Application of Rayleigh-Ritz formulation to thermomechanical buckling of variable angle tow composite plates with general in-plane boundary constraint

Variable Angle Tow (VAT) composites always exhibit in-plane variable stiffness property, which provides the designer with an extended freedom in stiffness tailoring to achieve higher structural performance for lightweight composite structures. In this paper, a methodology based on a generalised Rayleigh-Ritz formulation is developed to study the thermomechanical buckling response of symmetrical VAT composite plates with general in-plane boundary constraint. It is assumed that the material is of temperature-independent and the panel is exposed to an arbitrary in-plane temperature change. In the framework of thermoelastic theory, the principle of thermoelastic complementary energy in conjunction with Airy's stress function formulation, for the first time, is applied to solve the in-plane thermoelastic problem of the tow-steered plate.

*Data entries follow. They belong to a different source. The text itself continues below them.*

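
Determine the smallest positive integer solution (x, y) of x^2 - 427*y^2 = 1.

First expand sqrt(427) as a continued fraction. With x_i = (sqrt(427) + m_i)/d_i and (m_0, d_0) = (0, 1): a_0 = floor(sqrt(427)) = 20, since 20^2 = 400 <= 427 < 441 = 21^2.
Iterate m_{i+1} = d_i*a_i - m_i, d_{i+1} = (427 - m_{i+1}^2)/d_i, a_{i+1} = floor((a_0 + m_{i+1})/d_{i+1}):
  m_1 = 1*20 - 0 = 20, d_1 = (427 - 20^2)/1 = 27/1 = 27, a_1 = floor((20 + 20)/27) = 1.
  m_2 = 27*1 - 20 = 7, d_2 = (427 - 7^2)/27 = 378/27 = 14, a_2 = floor((20 + 7)/14) = 1.
  m_3 = 14*1 - 7 = 7, d_3 = (427 - 7^2)/14 = 378/14 = 27, a_3 = floor((20 + 7)/27) = 1.
  m_4 = 27*1 - 7 = 20, d_4 = (427 - 20^2)/27 = 27/27 = 1, a_4 = floor((20 + 20)/1) = 40.
  m_5 = 1*40 - 20 = 20, d_5 = (427 - 20^2)/1 = 27/1 = 27: (m_5, d_5) = (m_1, d_1) = (20, 27), so from here the quotients repeat a_1, ..., a_4; the period length is 4.
So sqrt(427) = [20; (1, 1, 1, 40)] with period length k = 4.
k is even, so the fundamental solution of x^2 - 427y^2 = 1 is (p_{k-1}, q_{k-1}) = (p_3, q_3); compute convergents through index 3.
Convergents (p_i = a_i*p_{i-1} + p_{i-2}, q_i = a_i*q_{i-1} + q_{i-2} with p_{-2}=0, p_{-1}=1, q_{-2}=1, q_{-1}=0):
  i=0: a_0=20, p_0 = 20*1 + 0 = 20, q_0 = 20*0 + 1 = 1.
  i=1: a_1=1, p_1 = 1*20 + 1 = 21, q_1 = 1*1 + 0 = 1.
  i=2: a_2=1, p_2 = 1*21 + 20 = 41, q_2 = 1*1 + 1 = 2.
  i=3: a_3=1, p_3 = 1*41 + 21 = 62, q_3 = 1*2 + 1 = 3.
Check: 62^2 - 427*3^2 = 3844 - 3843 = 1, so (x, y) = (62, 3) solves the equation, and by the theorem it is the least positive solution.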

The non-uniform distribution of in-plane force resultant over the entire plane is determined by utilizing the Rayleigh-Ritz formulation enhanced by Lagrangian multiplier method. The merit of the proposed modelling strategy lies in that the application of Lagrangian multiplier method removes the restrictions inherent in conventional Rayleigh-Ritz formulation and thus provides generality to model general in-plane boundary constraint against thermal expansion or contraction. During the buckling analysis, the governing equation of thermomechanical buckling problem of the tow-steered plate under a combination of both temperature change and general in-plane boundary constraint is derived based on the third-order shear deformation theory of Reddy's type. The accuracy and robustness of the proposed Rayleigh-Ritz model is validated against finite element solutions and previously published results. Effects of boundary condition, fibre orientation angle and temperature change on the in-plane thermoelastic and thermomechanical buckling behaviours of VAT composite plates are studied by numerical examples. Finally, the mechanism of applying tow-steered technology to improve the thermomechanical buckling resistance of composite plates is explored.